# Solved: The author drilled a hole in a die and filled it with a lead weight, then proceeded to roll it 200 times.

#### ByDr. Raju Chaudhari

Oct 12, 2020

The author drilled a hole in a die and filled it with a lead weight, then proceeded to roll it 200 times.
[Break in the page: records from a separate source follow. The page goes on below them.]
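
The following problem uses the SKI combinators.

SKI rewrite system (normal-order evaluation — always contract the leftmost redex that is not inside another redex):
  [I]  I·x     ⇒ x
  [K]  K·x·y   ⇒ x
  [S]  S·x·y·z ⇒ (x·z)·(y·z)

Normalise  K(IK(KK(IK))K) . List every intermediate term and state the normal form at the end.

Answer: normal form = KK  (in 3 steps)

Derivation:
  start: K(IK(KK(IK))K)
  →1  K(K(KK(IK))K)
  →2  K(KK(IK))
  →3  KK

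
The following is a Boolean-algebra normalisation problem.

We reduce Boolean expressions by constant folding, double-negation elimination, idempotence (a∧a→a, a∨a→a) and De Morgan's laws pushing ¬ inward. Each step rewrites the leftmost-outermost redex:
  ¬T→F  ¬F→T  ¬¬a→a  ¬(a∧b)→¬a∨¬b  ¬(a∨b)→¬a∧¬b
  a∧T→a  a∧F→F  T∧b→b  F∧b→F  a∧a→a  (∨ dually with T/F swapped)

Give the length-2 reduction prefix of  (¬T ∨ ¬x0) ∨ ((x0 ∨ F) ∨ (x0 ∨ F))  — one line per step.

  start: (¬T ∨ ¬x0) ∨ ((x0 ∨ F) ∨ (x0 ∨ F))
  step 1: (F ∨ ¬x0) ∨ ((x0 ∨ F) ∨ (x0 ∨ F))
  step 2: ¬x0 ∨ ((x0 ∨ F) ∨ (x0 ∨ F))

Answer: after 2 steps: ¬x0 ∨ ((x0 ∨ F) ∨ (x0 ∨ F))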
Here are the observed frequencies for the outcomes of 1, 2, 3, 4, 5, and 6, respectively: 27, 31, 42, 40, 28, 32. Use a 0.05 significance level to test the claim that the outcomes are not equally likely. Does it appear that the loaded die behaves differently than a fair die?

#### Solution

The observed data is

position Obs. Freq.$(O)$ Prop.
1 27 0.1667
2 31 0.1667
3 42 0.1667
4 40 0.1667
5 28 0.1667
6 32 0.1667

#### Step 1 The null and alternative hypothesis are as follows:

$H_0:$ The loaded die does not behave differently than a fair die.

i.e., $H_0: p_1=p_2=p_3=p_4 = p_5=p_6=\frac{1}{6}=0.1666667$

$H_1:$ The loaded die behave differently than a fair die.

#### Step 2 Test statistic

The test statistic for testing above hypothesis is

 $$\begin{equation*} \chi^2= \sum \frac{(O_{i} -E_{i})^2}{E_{i}} \sim \chi^2_{(k-1)} \end{equation*}$$

#### Step 3 Level of Significance

The level of significance is $\alpha =0.01$.

#### Step 4 Critical value of $\chi^2$

The level of significance is $\alpha =0.01$. Degrees of freedom $df=k-1=6-1 =5$.

The critical value of $\chi^2$ for $df=5$ and $\alpha=0.01$ level of significance is $\chi^2 =15.0863$.

#### Step 5 Test Statistic

The expected frequencies can be calculated as

 $$\begin{equation*} E_{i} =N*p_i \end{equation*}$$

For example, $E_{1}$ is given by

 $$\begin{eqnarray*} E_{1} & = &N*p_1\\ &=& 200*0.1667\\ &=&33.34. \end{eqnarray*}$$

position Obs. Freq.$(O)$ Prop. $p_i$ Expe.Freq.$(E)$ $(O-E)^2/E$
1 27 0.1667 33.34 1.206
2 31 0.1667 33.34 0.164
3 42 0.1667 33.34 2.249
4 40 0.1667 33.34 1.33
5 28 0.1667 33.34 0.855
6 32 0.1667 33.34 0.054

The test statistic is

 $$\begin{eqnarray*} \chi^2&=& \sum \frac{(O_{i} -E_{i})^2}{E_{i}} \sim \chi^2_{(k-1)}\\ &=&\frac{(27-33.34)^2}{33.34}+\cdots + \frac{(32-33.34)^2}{33.34}\\ &=& 1.206 +\cdots + 0.054\\ &=& 5.858. \end{eqnarray*}$$

#### Step 6 Decision (Traditional approach)

The test statistic is $\chi^2 =5.858$ which falls $outside$ the critical region bounded by the critical value $15.0863$, we $\textit{fail to reject}$ the null hypothesis.

OR

#### Step 6 Decision ($p$-value approach)

The p-value is $P(\chi^2_{5}>5.858) =0.32028$.

As the p-value $0.3203$ is $\textit{greater than}$ the significance level of $\alpha = 0.01$, we $\textit{fail to reject}$ the null hypothesis.

Thus we conclude that the loaded die does not behaves differently than a fair die.